# Quick question about chicken neck size :)



## Mog (Aug 10, 2012)

Okay, I feel a little silly asking this... but how big are chicken necks typically? I placed a large raw order and I'm picking it up this afternoon... I'm not looking forward to bagging 280lbs of raw food, but I'm sure I'll be an expert after I'm done! lol

As RMB's, I'm going to feed our new 8 week old pup chicken necks primarily for the first month. Will I need to cut them up? I dont think I've ever seen a chicken neck before and not sure how big they will be or if I will need to cut them up for an 8 week old pup! lol :blush:

Thanks!


----------



## Anitsisqua (Mar 25, 2012)

They're actually really small. I wouldn't bother cutting them up. Your pup is more than capable of handling a chicken neck. In fact, it's advised you don't give them to older pups and dogs because of the choking hazard that their small size presents.


----------



## GatorBytes (Jul 16, 2012)

They can range in size.

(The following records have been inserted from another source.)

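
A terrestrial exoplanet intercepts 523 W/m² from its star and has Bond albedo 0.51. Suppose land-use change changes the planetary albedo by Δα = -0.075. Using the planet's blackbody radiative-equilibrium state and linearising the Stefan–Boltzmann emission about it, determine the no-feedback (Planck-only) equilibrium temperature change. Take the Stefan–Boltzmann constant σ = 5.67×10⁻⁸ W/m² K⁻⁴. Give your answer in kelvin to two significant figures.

7.0 K

Reference equilibrium: T_e = [S(1−α)/(4σ)]^(1/4) = 183.3 K.
TOA radiative forcing: ΔF = −S·Δα/4 = −523.0·(-0.075)/4 = 9.806 W/m².
The Planck feedback parameter is 4σT_e³ = 1.398 W/m²/K.
ΔT₀ = ΔF/λ_P = 9.806/1.398 = 7.02 K.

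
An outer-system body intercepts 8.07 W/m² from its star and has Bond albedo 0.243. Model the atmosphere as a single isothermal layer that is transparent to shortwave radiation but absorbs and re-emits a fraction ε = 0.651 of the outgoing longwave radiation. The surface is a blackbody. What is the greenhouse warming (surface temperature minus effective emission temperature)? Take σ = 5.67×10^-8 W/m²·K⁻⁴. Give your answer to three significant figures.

Effective emission temperature (TOA balance): σT_e⁴ = S(1−α)/4 = 1.527 W/m² → T_e = 72.04 K.
Surface balance with a leaky layer gives σT_s⁴ = σT_e⁴·2/(2−ε), so T_s = T_e·[2/(2−0.651)]^(1/4) = 79.49 K.
The atmosphere warms the surface by 7.453 K.

7.45 kelvin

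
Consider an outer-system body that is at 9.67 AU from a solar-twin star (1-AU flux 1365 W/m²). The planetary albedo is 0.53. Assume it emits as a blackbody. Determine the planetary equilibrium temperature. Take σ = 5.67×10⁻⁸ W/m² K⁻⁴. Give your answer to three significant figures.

Irradiance scales as 1/d², so S = 1365 W/m² × (1/9.67)² = 14.60 W/m².
Averaging over the sphere, the absorbed flux is S(1−α)/4 = 1.715 W/m².
Balancing against σT⁴: T = (1.715/5.67×10⁻⁸)^(1/4) = 74.16 K.

74.2 K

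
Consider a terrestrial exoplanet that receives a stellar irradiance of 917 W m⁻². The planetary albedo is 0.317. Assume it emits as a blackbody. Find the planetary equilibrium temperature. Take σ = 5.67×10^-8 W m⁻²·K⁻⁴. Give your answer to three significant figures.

The planet absorbs (1−α)S over its disc πR² and re-emits over 4πR², so the mean absorbed flux is (1−0.317)·917.0/4 = 156.6 W m⁻².
Balancing against σT⁴: T = (156.6/5.67×10⁻⁸)^(1/4) = 229.2 K.

229 K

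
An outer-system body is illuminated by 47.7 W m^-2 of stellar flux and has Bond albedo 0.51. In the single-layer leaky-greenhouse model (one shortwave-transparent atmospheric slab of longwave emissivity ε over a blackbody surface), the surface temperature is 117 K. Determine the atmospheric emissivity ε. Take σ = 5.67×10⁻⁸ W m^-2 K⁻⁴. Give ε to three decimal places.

TOA balance gives T_e = 100.8 K.
T_s⁴ = T_e⁴·2/(2−ε) → ε = 2 − 2(T_e/T_s)⁴ = 2 − 2·(100.8/117)⁴ = 0.9001.

0.900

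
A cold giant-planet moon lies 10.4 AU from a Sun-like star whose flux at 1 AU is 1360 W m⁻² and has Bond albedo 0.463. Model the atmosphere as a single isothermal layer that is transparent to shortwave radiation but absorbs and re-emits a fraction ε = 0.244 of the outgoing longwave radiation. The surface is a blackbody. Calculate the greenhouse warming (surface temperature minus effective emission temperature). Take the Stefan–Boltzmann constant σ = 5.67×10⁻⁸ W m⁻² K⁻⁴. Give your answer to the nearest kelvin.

Irradiance scales as 1/d², so S = 1360 W m⁻² × (1/10.4)² = 12.57 W m⁻².
Effective emission temperature (TOA balance): σT_e⁴ = S(1−α)/4 = 1.688 W m⁻² → T_e = 73.87 K.
For a single slab of emissivity ε, T_s⁴ = 2T_e⁴/(2−ε); thus T_s = 73.87·(1.139)^(1/4) = 76.31 K.
Greenhouse warming: T_s − T_e = 2.442 K.

2 K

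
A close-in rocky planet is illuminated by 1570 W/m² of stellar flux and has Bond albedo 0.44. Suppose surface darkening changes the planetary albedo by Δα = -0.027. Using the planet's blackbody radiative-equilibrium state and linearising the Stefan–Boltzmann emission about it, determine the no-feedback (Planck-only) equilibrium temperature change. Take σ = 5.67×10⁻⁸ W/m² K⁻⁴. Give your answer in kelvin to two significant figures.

Unperturbed T_e = [1570·(1−0.44)/(4σ)]^¼ = 249.5 K.
The change in absorbed flux is Δ[S(1−α)/4] = −SΔα/4 = 10.60 W/m².
Linearising σT⁴ gives d(σT⁴)/dT = 4σT_e³ = 3.524 W/m² per K.
ΔT₀ = ΔF/λ_P = 10.60/3.524 = 3.01 K.

3.0 K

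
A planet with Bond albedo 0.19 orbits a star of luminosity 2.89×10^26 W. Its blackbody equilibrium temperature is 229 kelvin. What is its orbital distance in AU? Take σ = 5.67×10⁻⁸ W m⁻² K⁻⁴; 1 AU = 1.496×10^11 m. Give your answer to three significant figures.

1.16 AU

Energy balance gives S = 4σT⁴/(1−α) = 770.0 W m⁻².
S = L/(4πd²) → d = √(L/4πS) = √(2.89×10^26/(4π·770.0)) = 1.728×10^11 m = 1.155 AU.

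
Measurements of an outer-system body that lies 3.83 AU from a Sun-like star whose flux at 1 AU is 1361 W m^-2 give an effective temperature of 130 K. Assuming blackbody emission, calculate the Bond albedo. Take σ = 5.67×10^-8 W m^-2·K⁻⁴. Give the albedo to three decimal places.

Irradiance scales as 1/d², so S = 1361 W m^-2 × (1/3.83)² = 92.78 W m^-2.
Energy balance: S(1−α)/4 = σT⁴, so 1−α = 4σT⁴/S.
4σT⁴ = 4·5.67×10⁻⁸·(130)⁴ = 64.78 W m^-2.
Hence α = 1 − 64.78/92.78 = 0.3018.

0.302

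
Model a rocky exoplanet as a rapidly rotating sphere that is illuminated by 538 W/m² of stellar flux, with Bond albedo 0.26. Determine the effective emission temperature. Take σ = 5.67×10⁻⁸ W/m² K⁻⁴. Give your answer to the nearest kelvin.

The planet absorbs (1−α)S over its disc πR² and re-emits over 4πR², so the mean absorbed flux is (1−0.26)·538.0/4 = 99.53 W/m².
Set σT⁴ = 99.53 → T = (99.53/σ)^(1/4) = 204.7 K.

205 K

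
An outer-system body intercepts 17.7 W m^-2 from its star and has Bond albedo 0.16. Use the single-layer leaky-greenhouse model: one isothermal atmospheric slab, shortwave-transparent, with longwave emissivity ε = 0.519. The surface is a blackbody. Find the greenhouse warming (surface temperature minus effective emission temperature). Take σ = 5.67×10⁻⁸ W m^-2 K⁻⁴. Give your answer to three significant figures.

7.02 kelvin

The planet radiates to space at T_e = [S(1−α)/(4σ)]^(1/4) = 89.98 K.
The surface balance (absorbed SW + ε·downward IR = σT_s⁴) with T_a⁴ = T_s⁴/2 reduces to T_s = T_e·[2/(2−ε)]^¼ = 97.00 K.
T_s − T_e = 97.00 − 89.98 = 7.019 K.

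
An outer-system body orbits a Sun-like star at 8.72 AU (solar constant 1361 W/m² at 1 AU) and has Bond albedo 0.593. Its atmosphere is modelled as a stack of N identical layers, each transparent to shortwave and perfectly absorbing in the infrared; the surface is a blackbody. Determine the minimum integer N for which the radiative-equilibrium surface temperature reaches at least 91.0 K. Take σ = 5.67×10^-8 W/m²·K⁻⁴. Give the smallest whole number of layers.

2

By the inverse-square law, S = 1361/8.72² = 17.90 W/m².
Top-of-atmosphere balance: σT_e⁴ = S(1−α)/4 = 1.821 W/m² → T_e = 75.28 K.
T_s = (N+1)^(1/4)·T_e ≥ 91.0 K requires N+1 ≥ (T_s/T_e)⁴ = (91.0/75.28)⁴ = 2.135.
The minimum whole number is N = 2.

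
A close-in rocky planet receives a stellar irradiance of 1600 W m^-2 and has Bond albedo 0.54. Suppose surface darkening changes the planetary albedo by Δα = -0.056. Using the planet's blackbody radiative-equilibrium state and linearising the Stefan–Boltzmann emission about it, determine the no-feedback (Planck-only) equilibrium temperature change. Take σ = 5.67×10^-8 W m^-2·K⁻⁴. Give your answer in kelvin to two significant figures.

7.3 K

Unperturbed T_e = [1600·(1−0.54)/(4σ)]^¼ = 238.7 K.
The change in absorbed flux is Δ[S(1−α)/4] = −SΔα/4 = 22.40 W m^-2.
Planck response: λ_P = 4σT_e³ = 4·5.67×10⁻⁸·(238.7)³ = 3.084 W m^-2/K.
ΔT₀ = ΔF/λ_P = 22.40/3.084 = 7.26 K.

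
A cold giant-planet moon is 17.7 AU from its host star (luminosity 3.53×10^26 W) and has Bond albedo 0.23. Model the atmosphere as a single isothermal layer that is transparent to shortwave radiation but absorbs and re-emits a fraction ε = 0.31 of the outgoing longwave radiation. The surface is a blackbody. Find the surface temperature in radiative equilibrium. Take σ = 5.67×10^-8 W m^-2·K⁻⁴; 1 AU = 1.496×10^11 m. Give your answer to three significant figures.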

I don't feed them anymore, but when I did I didn't cut and my dog choked on it - was about 6" I used to order from a chicken only supplier and some necks were huge - thought they were turkey (not possible), was the breed.


----------



## carmspack (Feb 2, 2011)

chicken necks only is not good enough for an entire diet -- little boney -- I can get chicken necks stripped or with the skin still on .


----------



## billsharp (May 3, 2011)

The typical chicken neck is about the same girth as your thumb and about 6 inches long. It is perfect for an 8 wk old pup to begin chewing. Do not cut it up, or he will tend to try to swallow whole the pieces. He needs to chew and crunch the bone (one of the main advantages of feeding raw) so let him have at the whole thing.


----------



## Mog (Aug 10, 2012)

Well... after packaging 80 lbs of chicken necks into 3 lb bags, which I then double bagged.. I'm pretty familiar with chicken necks 

Add to that 40 lbs of backs, 40 lbs of thighs, 40 lbs of leg quarters, 30 lbs of turkey necks and another 10 lbs of misc, and I'm worn out! And... I can now tell you that 8 backs, 6 thighs or 5 quarters equals just about 3 lbs! lol

I just hope our new pup isn't allergic to chicken!

50lbs of beef heart coming in next week, 20 lbs of tripe then and I'm hopefully done for close to 5 months


----------